Creating a multi-label image classifier

Train a machine learning model to assign multiple labels to an image.

Overview

A single-label image classifier takes an input image and assigns one label, which helps identify the most relevant subject in the image. However, there’s often additional information and context in an image that identifying the most relevant subject doesn’t consider. A multi-label image classifier takes an input image and assigns multiple labels. A multi-label classifier is better at describing an image where there are multiple subjects, or when the environment is relevant.

Training a multi-label image classifier is similar to training a single-label image classifier. You collect and label images, build an estimator pipeline, train and evaluate the model, and export the model to use with Vision. For more information about single-label image classifiers, see Creating an Image Classifier Model.
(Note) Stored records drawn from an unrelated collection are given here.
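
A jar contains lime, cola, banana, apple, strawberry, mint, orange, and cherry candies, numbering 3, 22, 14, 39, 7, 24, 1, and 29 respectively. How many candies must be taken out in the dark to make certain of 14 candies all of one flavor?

77

In the worst case we take at most 13 of each flavor, but all 3 lime, all 7 strawberry, and all 1 orange (fewer than 13), giving 3 + 13 + 13 + 13 + 7 + 13 + 1 + 13 = 76.
One more candy then forces some flavor to 14, so 76 + 1 = 77.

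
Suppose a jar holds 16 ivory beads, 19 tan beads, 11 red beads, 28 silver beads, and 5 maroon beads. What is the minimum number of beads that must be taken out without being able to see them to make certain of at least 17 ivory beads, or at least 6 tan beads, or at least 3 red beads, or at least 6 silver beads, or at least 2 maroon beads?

The worst case stops just short of every target: 16 ivory, 5 tan, 2 red, 5 silver, 1 maroon — 16 + 5 + 2 + 5 + 1 = 29 beads.
One more bead must push some color to its target, so 29 + 1 = 30.

30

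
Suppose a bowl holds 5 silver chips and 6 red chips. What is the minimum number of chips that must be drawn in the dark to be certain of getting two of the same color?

3

The worst case takes 1 chip of each color without reaching 2 of any: 2 × 1 = 2.
The next chip must bring some color to 2, so 2 + 1 = 3.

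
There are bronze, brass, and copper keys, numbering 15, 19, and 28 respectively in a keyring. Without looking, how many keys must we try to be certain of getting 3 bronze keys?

50

To avoid bronze keys as long as possible, exhaust the other 2 types first.
The worst case draws every non-bronze key first: 19 + 28 = 47.
The next 3 draws are then forced to be bronze, giving 47 + 3 = 50.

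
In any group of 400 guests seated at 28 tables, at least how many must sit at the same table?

15

If each of the 28 tables held at most 14, the total would be at most 28 × 14 = 392 < 400, a contradiction.
So at least one holds ⌈400/28⌉ = 15.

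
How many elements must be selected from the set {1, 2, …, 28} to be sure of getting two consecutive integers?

Partition {1, …, 28} into 14 pairs: {1,2}, {3,4}, …, {27,28}.
Choosing 14 integers — say the 14 even numbers 2, 4, …, 28 — takes one from each pair and avoids the property.
Choosing 15 forces two into the same pair by pigeonhole, and those are consecutive. So 15.

15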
Prepare your training data

First, collect images and assign labels. Put all images in a folder and create a JSON file in the same folder. For example if you have two images, then your folder contains three files: image1.jpg, image2.jpg, and annotations.json. The JSON file contains the labels for each image. The following example includes possible labels for two images: image1.jpg is an image of a potted aloe plant on a window sill and image2.jpg is an image of a potted cactus with a person standing next to it.

[
    {
        "filename": "image1.jpg",
        "annotations": ["window_sill", "aloe", "pot"]
    },
    {
        "filename": "image2.jpg",
        "annotations": ["cactus", "pot", "person"]
    }
]

Create a Decodable structure and populate it with the file names and labels from your JSON file. Then, convert them to an AnnotatedFeature structure.

// Define an annotation.
struct AnnotatedFile: Decodable {
    var filename: String
    var annotations: Set<String>
}

// Specify the input directory.
let directoryURL = URL(filePath: "/path/to/files", directoryHint: .isDirectory)

// Decode the annotations.
let decoder = JSONDecoder()
let data = try Data(contentsOf: directory.appending(component: "annotations.json"))
let annotatedFiles = try decoder.decode([AnnotatedFile].self, from: data)
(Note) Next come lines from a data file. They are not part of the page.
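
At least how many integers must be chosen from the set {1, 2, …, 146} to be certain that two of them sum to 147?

74

Partition {1, …, 146} into 73 pairs: {1,146}, {2,145}, …, {73,74}.
Choosing 73 integers — say the integers 1 through 73 — takes one from each pair and avoids the property.
Choosing 74 forces two into the same pair by pigeonhole, and those sum to 147. So 74.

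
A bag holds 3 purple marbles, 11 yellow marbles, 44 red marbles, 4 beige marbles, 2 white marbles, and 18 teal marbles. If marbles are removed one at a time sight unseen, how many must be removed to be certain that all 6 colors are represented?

The hardest color to obtain is white: we could draw every other marble first — 82 − 2 = 80 marbles — without a single white one.
The next draw must be white, so 80 + 1 = 81.

81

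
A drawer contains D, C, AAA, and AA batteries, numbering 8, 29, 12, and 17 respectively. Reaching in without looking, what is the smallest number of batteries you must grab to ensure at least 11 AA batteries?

To avoid AA batteries as long as possible, exhaust the other 3 types first.
The worst case draws every non-AA battery first: 8 + 29 + 12 = 49.
The next 11 draws are then forced to be AA, giving 49 + 11 = 60.

60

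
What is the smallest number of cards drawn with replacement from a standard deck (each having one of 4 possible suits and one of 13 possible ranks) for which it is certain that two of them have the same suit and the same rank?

53

There are 4 × 13 = 52 (suit, rank) combinations acting as pigeonholes.
With 52 cards drawn with replacement from a standard deck we could place one in each, avoiding any repeat.
One more forces some (suit, rank) pair to hold 2, so 52 + 1 = 53.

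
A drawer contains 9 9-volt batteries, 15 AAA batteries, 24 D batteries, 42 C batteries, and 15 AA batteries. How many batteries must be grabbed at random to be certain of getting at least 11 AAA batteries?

The worst case draws every non-AAA battery first: 9 + 24 + 42 + 15 = 90.
The next 11 draws are then forced to be AAA, giving 90 + 11 = 101.

101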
// Convert the annotations to an array of `AnnotatedFeature`.
let annotatedFeatures = annotatedFiles.map {
    AnnotatedFeature(
        feature: directory.appending(component: $0.filename),
        annotation: $0.annotations
    )
}

Build a multi-label estimator pipeline

After preparing your training data, you can create your estimator pipeline. When using Create ML Components, you compose estimators and transformers into pipelines that you can train to produce models. As with a single-label image classifier, use an image reader and a feature extractor. But the last component is a FullyConnectedNetworkMultiLabelClassifier instead of a FullyConnectedNetworkClassifier.

// List all the labels.
let labels = ["aloe", "cactus", "person", "pot", "window_sill"]

// Compose the estimator.
let estimator = ImageReader()
    .appending(ImageFeaturePrint())
    .appending(FullyConnectedNetworkMultiLabelClassifier<Float, String>(labels: labels))

Train and evaluate the model

When you validate as you train, you can stop training when the validation metrics stop improving. So set aside some of the images for validation. Then, call the fitted(to:validateOn:eventHandler:) method to train.

let (training, validation) = annotatedFeatures.annotatedFiles.randomSplit(by: 0.8)
let model = try await estimator.fitted(
    to: training,
    validateOn: validation
)

After training the model, evaluate it using test images. The mean-average precision (MAP) is a good measure for a multi-label classifier.

let predicted = try await model.prediction(from: testAnnotatedFiles)
let metrics = try MultiLabelClassificationMetrics(
    classifications: predicted.map(\.prediction),
    groundTruth: predicted.map(\.annotation),
    strategy: .balancedPrecisionAndRecall,
    labels: labels
)
print(metrics.meanAveragePrecision)

Export the model to use with Vision

After you train the model, you can export it as a Core ML model.

// Export to Core ML
let modelURL = URL(filePath: "/path/to/model")
try model.export(to: modelURL)

Then, use Vision to classify images in your app.

import Vision
import CoreML

let handler = VNImageRequestHandler(url: URL(filePath: "image.jpg"))
let visionModel = try VNCoreMLModel(for: compiledModel)
let request = VNCoreMLRequest(model: visionModel)
try handler.perform([request])
if let observations = request.results as? [VNClassificationObservation] {
    // Filter observations using a target precision and recall.
    let filteredObservations = observations.filter {
        $0.hasMinimumPrecision(0.3, forRecall: 0.7)
    }
    // Use observations.
}

The observations include all labels and their probabilities. This includes labels for which the model predicted a low probability. Including all observations results in high recall but low precision, in other words, your model prioritizes predicting additional labels. To balance the precision and recall, include only the labels that have a high probability. To do this you can choose a probability threshold for each label, or use one of the methods from Vision. The hasMinimumPrecision(_:forRecall:) and hasMinimumRecall(_:forPrecision:) methods allow you to choose only observations that strike a specific balance between precision and recall.